The Nameless Faceless
posted on 8/2008 By:
Good-but-not-great death metal bands. It feels like they’re everywhere these days. You know the ones; bands that can more than satisfy our confounding need for brutal riffs and blastbeats, and even deliver a great song or two, without making any kind of huge impact in the process. Dead Congregation, Arghoslent, Decrepit Birth - these are some of today’s great death metal bands. Dismal Lapse, putting their first toe in the water with the EP release The Nameless Faceless, is still merely a good one at this stage. With the “at this stage” being the key part.
Dismal Lapse’s style of brutal, occasionally melodic death metal is nothing if not competent. On paper, all the pieces are there for this band to put out some great records in the future. They certainly have the chops required to fulfill death metal’s strict stylistic demands, with well-enunciated death growls, the usual technical drumming, and some wicked solos and leads. Opener “Red Snow, Cold Steel” is very enjoyable in this regard, featuring some serpentine, almost Nile-esque lead passages layered over heavy chugging, perfectly ensnaring the listener’s attention immediately. You never really think "hooks" when talking about brutal death metal, but there it is, and its a damn good one at that. Things stumble a bit on “U-235”, which features a little more fret board masturbating than I would like at the expense of something more discernible, but the band regain their footing on the more riff-based and groovy “Clipping the Wings of Hope” (also containing a killer solo). The chorus on the title track is slightly hokey, but I’m glad to see that these guys are willing to write catchy parts in their songs at the expense of unadulterated, crossed-arms-brutalness. The stop-start riffing barrage of the final song “Before Our Eyes” is a great mix of the band’s more accessible and difficult tendencies, including a surprisingly good clean bass and keyboard break in the middle. Little bursts of creativity like this can do wonders for making young bands stand out from the hordes, so props to Dismal Lapse for taking a risk here and there.

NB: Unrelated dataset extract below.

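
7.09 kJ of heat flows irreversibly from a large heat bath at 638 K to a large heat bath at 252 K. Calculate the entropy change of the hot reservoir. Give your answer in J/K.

ΔS_hot = -11.1 J/K

The hot reservoir loses heat Q, so ΔS_hot = −Q/T_H = −7090/638 = -11.1 J/K.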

While I don’t see The Nameless Faceless garnering the kind of attention that elevates bands to “must-hear” status, Dismal Lapse have a lot of positives going for them at this stage of their young career (hell, they were only formed earlier this year!). They’ve written some really intense material that isn’t afraid to actually be interesting at times, and the musicianship and production quality of this debut is above par. If these guys continue to pursue this kind of catchy brutal death sound, I could see Dismal Lapse evolve into something comparable to a modern day Prostitute Disfigurement, which is a definite positive. Though the songwriting still has room to improve, overall I enjoyed what Dismal Lapse had to offer here.